In this case, you can configure application/x-protostream
as the cache encoding to store data in binary format then configure your custom code to perform cache operations using a different MediaType.
For example:
DefaultCacheManager cacheManager = new DefaultCacheManager(); // The cache will store POJO for keys and values ConfigurationBuilder cfg = new ConfigurationBuilder(); cfg.encoding().key().mediaType("application/x-java-object"); cfg.encoding().value().mediaType("application/x-java-object"); cacheManager.defineConfiguration("mycache", cfg.build()); Cache<Integer, Person> cache = cacheManager.getCache("mycache"); cache.put(1, new Person("John","Doe")); // Wraps cache using 'application/x-java-object' for keys but JSON for values Cache<Integer, byte[]> jsonValuesCache = (Cache<Integer, byte[]>) cache.getAdvancedCache().withMediaType("application/x-java-object", "application/json"); byte[] json = jsonValuesCache.get(1);
Will return the value in JSON format:
{ "_type":"org.infinispan.sample.Person", "name":"John", "surname":"Doe" }
4.8.2. Installing Transcoders in Embedded Deloyments
Data Grid Server includes transcoders by default.
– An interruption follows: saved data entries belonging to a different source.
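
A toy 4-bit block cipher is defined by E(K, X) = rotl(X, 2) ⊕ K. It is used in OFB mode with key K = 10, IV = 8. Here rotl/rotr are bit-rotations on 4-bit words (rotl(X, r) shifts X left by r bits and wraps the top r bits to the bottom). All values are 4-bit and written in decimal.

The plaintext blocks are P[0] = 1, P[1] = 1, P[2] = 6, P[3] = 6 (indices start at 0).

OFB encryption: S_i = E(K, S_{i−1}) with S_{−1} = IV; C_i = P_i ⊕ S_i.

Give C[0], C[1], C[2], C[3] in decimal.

C[0] = 9, C[1] = 9, C[2] = 14, C[3] = 14

C[0]: S = E(K, 8) = 8; 1 ⊕ 8 = 9.
C[1]: S = E(K, 8) = 8; 1 ⊕ 8 = 9.
C[2]: S = E(K, 8) = 8; 6 ⊕ 8 = 14.
C[3]: S = E(K, 8) = 8; 6 ⊕ 8 = 14.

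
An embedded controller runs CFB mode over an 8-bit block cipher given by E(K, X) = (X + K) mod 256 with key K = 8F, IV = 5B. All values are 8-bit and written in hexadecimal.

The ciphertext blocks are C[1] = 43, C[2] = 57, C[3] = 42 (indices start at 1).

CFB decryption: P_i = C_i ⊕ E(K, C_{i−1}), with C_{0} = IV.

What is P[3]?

P[3] = A4

P[3]: E(K, 57) = E6; 42 ⊕ E6 = A4.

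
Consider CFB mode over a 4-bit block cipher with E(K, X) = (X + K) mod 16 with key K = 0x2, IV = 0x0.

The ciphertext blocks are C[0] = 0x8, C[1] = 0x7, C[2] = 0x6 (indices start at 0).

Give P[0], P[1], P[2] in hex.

P[0] = 0xA, P[1] = 0xD, P[2] = 0xF

CFB decryption: P_i = C_i ⊕ E(K, C_{i−1}), with C_{−1} = IV.
P[0]: E(K, 0x0) = 0x2; 0x8 ⊕ 0x2 = 0xA.
P[1]: E(K, 0x8) = 0xA; 0x7 ⊕ 0xA = 0xD.
P[2]: E(K, 0x7) = 0x9; 0x6 ⊕ 0x9 = 0xF.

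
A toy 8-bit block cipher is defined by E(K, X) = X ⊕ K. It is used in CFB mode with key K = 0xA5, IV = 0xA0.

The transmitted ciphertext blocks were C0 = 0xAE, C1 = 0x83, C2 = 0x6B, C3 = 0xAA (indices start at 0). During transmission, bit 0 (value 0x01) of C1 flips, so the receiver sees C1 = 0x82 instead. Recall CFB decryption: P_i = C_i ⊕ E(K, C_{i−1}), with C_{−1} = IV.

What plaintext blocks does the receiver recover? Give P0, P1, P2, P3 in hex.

P0 = 0xAB, P1 = 0x89, P2 = 0x4C, P3 = 0x64

Only C1 changed, to 0x82. In CFB, a change in C_i flips the same bit in P_i and garbles P_{i+1}. Decrypting the received ciphertext:
P0: E(K, 0xA0) = 0x05; 0xAE ⊕ 0x05 = 0xAB.
P1: E(K, 0xAE) = 0x0B; 0x82 ⊕ 0x0B = 0x89.
P2: E(K, 0x82) = 0x27; 0x6B ⊕ 0x27 = 0x4C.
P3: E(K, 0x6B) = 0xCE; 0xAA ⊕ 0xCE = 0x64.
Blocks that differ from the original plaintext: P1, P2.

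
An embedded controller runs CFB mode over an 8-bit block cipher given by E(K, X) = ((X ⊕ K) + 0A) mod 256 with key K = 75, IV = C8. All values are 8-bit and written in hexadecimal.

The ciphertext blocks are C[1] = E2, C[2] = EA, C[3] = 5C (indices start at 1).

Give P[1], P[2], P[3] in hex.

CFB decryption: P_i = C_i ⊕ E(K, C_{i−1}), with C_{0} = IV.
P[1]: E(K, C8) = C7; E2 ⊕ C7 = 25.
P[2]: E(K, E2) = A1; EA ⊕ A1 = 4B.
P[3]: E(K, EA) = A9; 5C ⊕ A9 = F5.

P[1] = 25, P[2] = 4B, P[3] = F5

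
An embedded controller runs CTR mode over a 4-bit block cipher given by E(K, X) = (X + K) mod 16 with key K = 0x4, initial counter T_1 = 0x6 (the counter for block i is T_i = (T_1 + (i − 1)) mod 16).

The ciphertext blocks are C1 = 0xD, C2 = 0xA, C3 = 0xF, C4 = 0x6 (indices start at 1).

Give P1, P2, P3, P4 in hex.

CTR decryption: S_i = E(K, T_i) where T_i is the counter for block i; P_i = C_i ⊕ S_i.
P1: T = 0x6, S = E(K, T) = 0xA; 0xD ⊕ 0xA = 0x7.
P2: T = 0x7, S = E(K, T) = 0xB; 0xA ⊕ 0xB = 0x1.
P3: T = 0x8, S = E(K, T) = 0xC; 0xF ⊕ 0xC = 0x3.
P4: T = 0x9, S = E(K, T) = 0xD; 0x6 ⊕ 0xD = 0xB.

P1 = 0x7, P2 = 0x1, P3 = 0x3, P4 = 0xB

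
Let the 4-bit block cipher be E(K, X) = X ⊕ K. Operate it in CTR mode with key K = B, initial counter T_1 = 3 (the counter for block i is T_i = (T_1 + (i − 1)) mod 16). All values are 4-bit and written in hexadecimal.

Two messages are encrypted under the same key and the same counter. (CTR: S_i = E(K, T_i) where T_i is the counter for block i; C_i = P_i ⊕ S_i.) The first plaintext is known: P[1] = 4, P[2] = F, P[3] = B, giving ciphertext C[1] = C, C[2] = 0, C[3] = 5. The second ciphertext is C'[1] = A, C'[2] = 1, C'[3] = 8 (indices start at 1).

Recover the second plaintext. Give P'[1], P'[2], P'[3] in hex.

P'[1] = 2, P'[2] = E, P'[3] = 6

In CTR with a reused counter, both messages share the same keystream S_i, so C_i ⊕ C'_i = P_i ⊕ P'_i and thus P'_i = P_i ⊕ C_i ⊕ C'_i.
P'[1]: 4 ⊕ C ⊕ A = 2.
P'[2]: F ⊕ 0 ⊕ 1 = E.
P'[3]: B ⊕ 5 ⊕ 8 = 6.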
However, when running Data Grid as a library, you must add the following to your project:
org.infinispan:infinispan-server-core
4.8.3. Transcoders and Encoders
Usually there will be none or only one data conversion involved in a cache operation:
- No conversion by default on caches using in embedded or server mode;
- Encoder based conversion for embedded caches without MediaType configured, but using OFF_HEAP or BINARY;
- Transcoder based conversion for caches used in server mode with multiple REST and Hot Rod clients sending and receiving data in different formats. Those caches will have MediaType configured describing the storage.
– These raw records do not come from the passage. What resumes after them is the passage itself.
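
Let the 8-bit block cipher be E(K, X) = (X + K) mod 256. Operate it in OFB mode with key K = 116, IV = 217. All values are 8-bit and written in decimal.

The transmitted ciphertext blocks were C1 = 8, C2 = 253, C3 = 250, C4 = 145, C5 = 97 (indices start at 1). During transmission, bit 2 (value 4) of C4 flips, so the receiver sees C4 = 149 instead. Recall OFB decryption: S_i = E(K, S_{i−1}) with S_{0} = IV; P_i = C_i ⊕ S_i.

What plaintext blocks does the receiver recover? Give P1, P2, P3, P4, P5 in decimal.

Only C4 changed, to 149. In OFB, a change in C_i flips the same bit in P_i only; the keystream is unaffected. Decrypting the received ciphertext:
P1: S = E(K, 217) = 77; 8 ⊕ 77 = 69.
P2: S = E(K, 77) = 193; 253 ⊕ 193 = 60.
P3: S = E(K, 193) = 53; 250 ⊕ 53 = 207.
P4: S = E(K, 53) = 169; 149 ⊕ 169 = 60.
P5: S = E(K, 169) = 29; 97 ⊕ 29 = 124.
Blocks that differ from the original plaintext: P4.

P1 = 69, P2 = 60, P3 = 207, P4 = 60, P5 = 124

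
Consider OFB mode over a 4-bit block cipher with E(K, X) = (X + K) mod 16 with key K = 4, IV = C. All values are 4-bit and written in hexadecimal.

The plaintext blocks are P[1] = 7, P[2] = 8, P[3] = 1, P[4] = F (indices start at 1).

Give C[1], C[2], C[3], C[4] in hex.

C[1] = 7, C[2] = C, C[3] = 9, C[4] = 3

OFB encryption: S_i = E(K, S_{i−1}) with S_{0} = IV; C_i = P_i ⊕ S_i.
C[1]: S = E(K, C) = 0; 7 ⊕ 0 = 7.
C[2]: S = E(K, 0) = 4; 8 ⊕ 4 = C.
C[3]: S = E(K, 4) = 8; 1 ⊕ 8 = 9.
C[4]: S = E(K, 8) = C; F ⊕ C = 3.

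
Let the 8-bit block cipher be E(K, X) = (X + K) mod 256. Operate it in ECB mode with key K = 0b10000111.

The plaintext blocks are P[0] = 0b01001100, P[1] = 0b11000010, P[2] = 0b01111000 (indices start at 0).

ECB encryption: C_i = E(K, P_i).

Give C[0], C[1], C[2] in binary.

C[0] = 0b11010011, C[1] = 0b01001001, C[2] = 0b11111111

C[0]: E(K, 0b01001100) = 0b11010011.
C[1]: E(K, 0b11000010) = 0b01001001.
C[2]: E(K, 0b01111000) = 0b11111111.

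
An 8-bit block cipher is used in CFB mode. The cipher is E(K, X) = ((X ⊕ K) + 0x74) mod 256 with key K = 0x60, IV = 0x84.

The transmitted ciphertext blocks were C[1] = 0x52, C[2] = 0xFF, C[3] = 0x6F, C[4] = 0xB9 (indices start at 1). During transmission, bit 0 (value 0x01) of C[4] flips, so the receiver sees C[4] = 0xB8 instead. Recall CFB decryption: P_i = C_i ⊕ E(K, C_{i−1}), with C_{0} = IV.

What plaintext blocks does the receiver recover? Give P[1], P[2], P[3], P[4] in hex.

P[1] = 0x0A, P[2] = 0x59, P[3] = 0x7C, P[4] = 0x3B

Only C[4] changed, to 0xB8. In CFB, a change in C_i flips the same bit in P_i and garbles P_{i+1}. Decrypting the received ciphertext:
P[1]: E(K, 0x84) = 0x58; 0x52 ⊕ 0x58 = 0x0A.
P[2]: E(K, 0x52) = 0xA6; 0xFF ⊕ 0xA6 = 0x59.
P[3]: E(K, 0xFF) = 0x13; 0x6F ⊕ 0x13 = 0x7C.
P[4]: E(K, 0x6F) = 0x83; 0xB8 ⊕ 0x83 = 0x3B.
Blocks that differ from the original plaintext: P[4].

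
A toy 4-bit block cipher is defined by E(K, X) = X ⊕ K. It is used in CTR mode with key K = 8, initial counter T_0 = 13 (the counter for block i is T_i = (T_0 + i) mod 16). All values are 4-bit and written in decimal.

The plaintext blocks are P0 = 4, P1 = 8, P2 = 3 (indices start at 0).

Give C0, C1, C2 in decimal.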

But it’s possible to have both encoders and transcoders being used simultaneously for advanced use cases.
Consider an example, a cache that stores marshalled objects (with jboss marshaller) content but for security reasons a transparent encryption layer should be added in order to avoid storing "plain" data to an external store. Clients should be able to read and write data in multiple formats.
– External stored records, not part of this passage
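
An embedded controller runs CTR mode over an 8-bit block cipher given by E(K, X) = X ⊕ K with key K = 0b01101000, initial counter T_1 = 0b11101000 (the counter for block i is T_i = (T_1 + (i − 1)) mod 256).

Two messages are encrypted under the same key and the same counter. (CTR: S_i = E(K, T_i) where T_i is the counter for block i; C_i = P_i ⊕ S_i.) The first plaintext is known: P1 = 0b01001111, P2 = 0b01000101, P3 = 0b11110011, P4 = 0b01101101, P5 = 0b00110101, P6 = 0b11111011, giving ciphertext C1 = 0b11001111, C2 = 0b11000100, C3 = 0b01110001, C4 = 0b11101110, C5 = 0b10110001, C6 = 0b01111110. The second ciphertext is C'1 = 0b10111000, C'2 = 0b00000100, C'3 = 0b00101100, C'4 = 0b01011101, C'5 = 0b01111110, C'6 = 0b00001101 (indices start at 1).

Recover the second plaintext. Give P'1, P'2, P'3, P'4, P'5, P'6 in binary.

P'1 = 0b00111000, P'2 = 0b10000101, P'3 = 0b10101110, P'4 = 0b11011110, P'5 = 0b11111010, P'6 = 0b10001000

In CTR with a reused counter, both messages share the same keystream S_i, so C_i ⊕ C'_i = P_i ⊕ P'_i and thus P'_i = P_i ⊕ C_i ⊕ C'_i.
P'1: 0b01001111 ⊕ 0b11001111 ⊕ 0b10111000 = 0b00111000.
P'2: 0b01000101 ⊕ 0b11000100 ⊕ 0b00000100 = 0b10000101.
P'3: 0b11110011 ⊕ 0b01110001 ⊕ 0b00101100 = 0b10101110.
P'4: 0b01101101 ⊕ 0b11101110 ⊕ 0b01011101 = 0b11011110.
P'5: 0b00110101 ⊕ 0b10110001 ⊕ 0b01111110 = 0b11111010.
P'6: 0b11111011 ⊕ 0b01111110 ⊕ 0b00001101 = 0b10001000.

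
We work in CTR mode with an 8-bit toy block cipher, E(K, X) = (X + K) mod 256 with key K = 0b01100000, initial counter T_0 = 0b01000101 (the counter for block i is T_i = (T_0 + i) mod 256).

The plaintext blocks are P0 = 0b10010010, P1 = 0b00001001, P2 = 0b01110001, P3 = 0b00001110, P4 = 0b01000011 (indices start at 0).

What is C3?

C3 = 0b10100110

CTR encryption: S_i = E(K, T_i) where T_i is the counter for block i; C_i = P_i ⊕ S_i.
C0: T = 0b01000101, S = E(K, T) = 0b10100101; 0b10010010 ⊕ 0b10100101 = 0b00110111.
C1: T = 0b01000110, S = E(K, T) = 0b10100110; 0b00001001 ⊕ 0b10100110 = 0b10101111.
C2: T = 0b01000111, S = E(K, T) = 0b10100111; 0b01110001 ⊕ 0b10100111 = 0b11010110.
C3: T = 0b01001000, S = E(K, T) = 0b10101000; 0b00001110 ⊕ 0b10101000 = 0b10100110.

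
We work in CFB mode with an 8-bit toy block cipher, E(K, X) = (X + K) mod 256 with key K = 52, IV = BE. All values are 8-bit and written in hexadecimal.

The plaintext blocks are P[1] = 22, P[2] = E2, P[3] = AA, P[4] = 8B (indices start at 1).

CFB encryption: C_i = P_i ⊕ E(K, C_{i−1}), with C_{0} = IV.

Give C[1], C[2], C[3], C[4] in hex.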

This can be achieved by configuring the cache with the the MediaType that describes the storage regardless of the encoding layer:
ConfigurationBuilder cfg = new ConfigurationBuilder(); cfg.encoding().key().mediaType("application/x-jboss-marshalling"); cfg.encoding().key().mediaType("application/x-jboss-marshalling");
The transparent encryption can be added by decorating the cache with a special Encoder that encrypts/decrypts with storing/retrieving, for example:
class Scrambler implements Encoder { public Object toStorage(Object content) { // Encrypt data } public Object fromStorage(Object content) { // Decrypt data } @Override public boolean isStorageFormatFilterable() { } public MediaType getStorageFormat() { return new MediaType("application", "scrambled"); } @Override public short id() { //return id } }
To make sure all data written to the cache will be stored encrypted, it’s necessary to decorate the cache with the Encoder above and perform all cache operations in this decorated cache:
Cache<?,?> secureStorageCache = cache.getAdvancedCache().withEncoding(Scrambler.class).put(k,v);
The capability of reading data in multiple formats can be added by decorating the cache with the desired MediaType:
// Obtain a stream of values in XML format from the secure cache secureStorageCache.getAdvancedCache().withMediaType("application/xml","application/xml").values().stream();
Internally, Data Grid will first apply the encoder fromStorage operation to obtain the entries, that will be in "application/x-jboss-marshalling" format and then apply a successive conversion to "application/xml" by using the adequate Transcoder.